Diğer taraftan her ne kadar engellemelerle karşılaşsak da konser hedeflerimiz de var. Bu konudaki ısrarımıza devam ediyoruz. Gelecek dönemlerde de yine konserler yapmak için çalışmalarımız sürüyor. 

İdil Kültür Merkezi'nde geçen sene Grup Yorum üyeleri tutsakken "AKP'nin gücü Grup Yorum'a yetmez" başlıklı etkinlikler yapmıştık. Etkinliklerde birçok sanatçı bizim konuğumuz olmuştu. Bu sene de yine aynı başlıkla etkinlikler, söyleşiler, konserler düzenleyeceğiz. Halkımızı hem bu etkinliklere, hem de yolu buraya düştüğü zaman selam vermeye, çay içmeye çağırıyoruz. Bir karanfil, bir çiçek alıp kültür merkezimizi ziyaret edebilirler, onları bekliyoruz. 

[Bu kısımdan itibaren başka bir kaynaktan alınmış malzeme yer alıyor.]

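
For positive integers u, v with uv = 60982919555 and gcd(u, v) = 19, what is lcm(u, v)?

Since gcd(u,v)·lcm(u,v) = uv, lcm = 60982919555/19 = 3209627345.

3209627345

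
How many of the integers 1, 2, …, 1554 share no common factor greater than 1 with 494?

679

Prime factors of 494: 2, 13, 19. Count integers ≤ 1554 divisible by none of them.
By inclusion–exclusion: 1554 − ⌊1554/2⌋ − ⌊1554/13⌋ − ⌊1554/19⌋ + ⌊1554/26⌋ + ⌊1554/38⌋ + ⌊1554/247⌋ − ⌊1554/494⌋ = 679.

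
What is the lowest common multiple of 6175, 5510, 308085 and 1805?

6175 = 5² · 13 · 19; 5510 = 2 · 5 · 19 · 29; 308085 = 3 · 5 · 19 · 23 · 47; 1805 = 5 · 19²
lcm takes max exponent of each prime: 2 · 3 · 5² · 13 · 19² · 23 · 29 · 47 = 22068128550

22068128550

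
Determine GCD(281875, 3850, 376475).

275

281875 = 5⁴ · 11 · 41; 3850 = 2 · 5² · 7 · 11; 376475 = 5² · 11 · 37²
gcd takes min exponent of each prime: 5² · 11 = 275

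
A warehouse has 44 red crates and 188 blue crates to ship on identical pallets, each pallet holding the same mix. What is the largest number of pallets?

4

Euclid: 188 = 4·44 + 12; 44 = 3·12 + 8; 12 = 1·8 + 4; 8 = 2·4 + 0. Last nonzero remainder: 4.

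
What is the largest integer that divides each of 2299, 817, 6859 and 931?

2299 = 11² · 19; 817 = 19 · 43; 6859 = 19³; 931 = 7² · 19
gcd takes min exponent of each prime: 19 = 19

19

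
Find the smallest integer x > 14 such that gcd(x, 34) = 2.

gcd(x, 34) = 2 forces 2 | x; write x = 2s. Then gcd(2s, 2·17) = 2·gcd(s, 17), so need gcd(s, 17) = 1.
2s > 14 gives s ≥ 8. The least s ≥ 8 coprime to 17 is 8, so x = 2·8 = 16.

16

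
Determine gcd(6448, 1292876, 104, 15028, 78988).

gcd(6448, 1292876): 1292876 = 200·6448 + 3276; 6448 = 1·3276 + 3172; 3276 = 1·3172 + 104; 3172 = 30·104 + 52; 104 = 2·52 + 0 → 52
gcd(52, 104): 104 = 2·52 + 0 → 52
gcd(52, 15028): 15028 = 289·52 + 0 → 52
gcd(52, 78988): 78988 = 1519·52 + 0 → 52

52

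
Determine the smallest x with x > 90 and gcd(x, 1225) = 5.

95

1225 = 5·245. Any x with gcd(x, 1225) = 5 is a multiple of 5, say 5s, with s coprime to 245.
Need s > 90/5, so s ≥ 19. First s ≥ 19 with gcd(s, 245) = 1 is s = 19. Thus x = 5·19 = 95.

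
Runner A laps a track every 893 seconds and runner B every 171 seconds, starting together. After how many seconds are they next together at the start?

8037

gcd first: 893 = 5·171 + 38; 171 = 4·38 + 19; 38 = 2·19 + 0 → gcd = 19
lcm = 893·171/gcd = 152703/19 = 8037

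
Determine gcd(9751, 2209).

Euclid: 9751 = 4·2209 + 915; 2209 = 2·915 + 379; 915 = 2·379 + 157; 379 = 2·157 + 65; 157 = 2·65 + 27; 65 = 2·27 + 11; 27 = 2·11 + 5; 11 = 2·5 + 1; 5 = 5·1 + 0. Last nonzero remainder: 1.

1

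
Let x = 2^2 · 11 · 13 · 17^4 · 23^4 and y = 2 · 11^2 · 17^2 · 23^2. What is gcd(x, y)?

min exponent per shared prime: 2 · 11 · 17^2 · 23^2 = 3363382

3363382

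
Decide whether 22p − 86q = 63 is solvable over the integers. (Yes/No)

By Bézout, 22p − 86q = 63 has integer solutions iff gcd(22, 86) | 63.
Euclid: 86 = 3·22 + 20; 22 = 1·20 + 2; 20 = 10·2 + 0. gcd = 2; 63 mod 2 = 1. No.

No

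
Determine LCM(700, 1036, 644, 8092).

172157300

lcm(700, 1036) = 700·1036/gcd = 725200/28 = 25900
lcm(25900, 644) = 25900·644/gcd = 16679600/28 = 595700
lcm(595700, 8092) = 595700·8092/gcd = 4820404400/28 = 172157300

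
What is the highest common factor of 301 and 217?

7

Euclid: 301 = 1·217 + 84; 217 = 2·84 + 49; 84 = 1·49 + 35; 49 = 1·35 + 14; 35 = 2·14 + 7; 14 = 2·7 + 0. Last nonzero remainder: 7.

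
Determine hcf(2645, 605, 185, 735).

2645 = 5 · 23²; 605 = 5 · 11²; 185 = 5 · 37; 735 = 3 · 5 · 7²
gcd takes min exponent of each prime: 5 = 5

5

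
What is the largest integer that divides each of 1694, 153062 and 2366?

gcd(1694, 153062): 153062 = 90·1694 + 602; 1694 = 2·602 + 490; 602 = 1·490 + 112; 490 = 4·112 + 42; 112 = 2·42 + 28; 42 = 1·28 + 14; 28 = 2·14 + 0 → 14
gcd(14, 2366): 2366 = 169·14 + 0 → 14

14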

GRUP YORUM'DAN 3 YENİ KİTAP

Grup Yorum, albüm çalışmalarının yanında "Halk Sanatçılığının Alfabesi" başlığında 3 adet yeni kitap da çıkardı. Bu kitaplar, "Sanatçıyız biz", "Grup Yorum'a sık sorulan sorular" ve "Sanat Cephesi" isimlerini taşıyor.